Mercury Affects Brains Of Adolescents

By Helen Pearson

Eating seafood that contains mercury can affect the brain development of children in their adolescence, according to a study of people in the Faroe Islands.

The study fuels an ongoing debate about the health effects of a form
of mercury called methylmercury, which accumulates in large marine animals
such as swordfish and whales.

Researcher know that these compounds are toxic to babies as they grow
in the womb, but there has been little evidence that older children also
suffer developmental problems after exposure to the poison.
This could change after a study of the health of children on the Faroe
Islands in the North Atlantic, where inhabitants eat lots of seafood and
whale meat and so are exposed to relatively high levels of mercury.
The group previously found that the children, when 7 years of age, had
a slower transmission of electrical signals along a particular circuit in
their brain than normal. Now that the children are 14 years old, after a
continued diet of fish and whale meat, the researchers find that this
disruption is even worse1. They also found evidence that mercury exposure is
linked to subtle difficulties in controlling blood pressure2.
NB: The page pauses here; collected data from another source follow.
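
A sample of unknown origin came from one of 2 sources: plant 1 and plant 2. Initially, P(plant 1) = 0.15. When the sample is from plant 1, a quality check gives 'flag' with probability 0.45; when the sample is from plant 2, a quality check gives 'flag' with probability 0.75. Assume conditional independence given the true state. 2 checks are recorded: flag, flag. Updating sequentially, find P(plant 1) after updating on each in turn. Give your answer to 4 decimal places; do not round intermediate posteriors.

0.0597

Each posterior becomes the prior for the next update.
After 'flag': P(plant 1) = 0.45·0.1500 / (0.45·0.1500 + 0.75·0.8500) ≈ 0.0957
After 'flag': P(plant 1) = 0.45·0.0957 / (0.45·0.0957 + 0.75·0.9043) ≈ 0.0597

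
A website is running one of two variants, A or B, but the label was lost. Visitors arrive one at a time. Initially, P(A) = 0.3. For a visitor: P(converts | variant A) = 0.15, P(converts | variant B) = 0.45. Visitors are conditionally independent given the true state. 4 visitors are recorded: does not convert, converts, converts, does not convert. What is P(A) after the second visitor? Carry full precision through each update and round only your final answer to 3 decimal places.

0.181

Apply Bayes' rule sequentially, carrying P(A) forward.
After 'does not convert': P(A) = 0.85·0.3000 / (0.85·0.3000 + 0.55·0.7000) ≈ 0.3984
After 'converts': P(A) = 0.15·0.3984 / (0.15·0.3984 + 0.45·0.6016) ≈ 0.1809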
The findings suggest that any harm done by mercury before birth or in
early childhood was not repaired as the children grew up. And continued
mercury exposure may continue to affect the brains of teenagers, says team
leader Philippe Grandjean of Harvard School of Public Health in Boston,
Massachusetts.

At the moment, the US Food and Drug Administration (FDA) advises
pregnant women, nursing mothers and young children to avoid eating shark,
swordfish, king mackerel and tilefish, in order to keep mercury intakes low.
But Grandjean suggests that safety messages about mercury should highlight

the toxin’s potential impact on older children as well.

Others are not convinced that a wider warning is needed. The Faroe
Islanders are virtually unique in their whale-rich diet, says Gary Myers,
who studies mercury exposure at the University of Rochester in New York. So
it doesn’t make sense to extend the study’s results to other populations, he
says.

In addition, Myers says, there may be other toxins in whale meat such
as PCBs and dioxins that might explain some of the detrimental effects.
“Some people are convinced that mercury causes these effects and others are not so confident,” he says.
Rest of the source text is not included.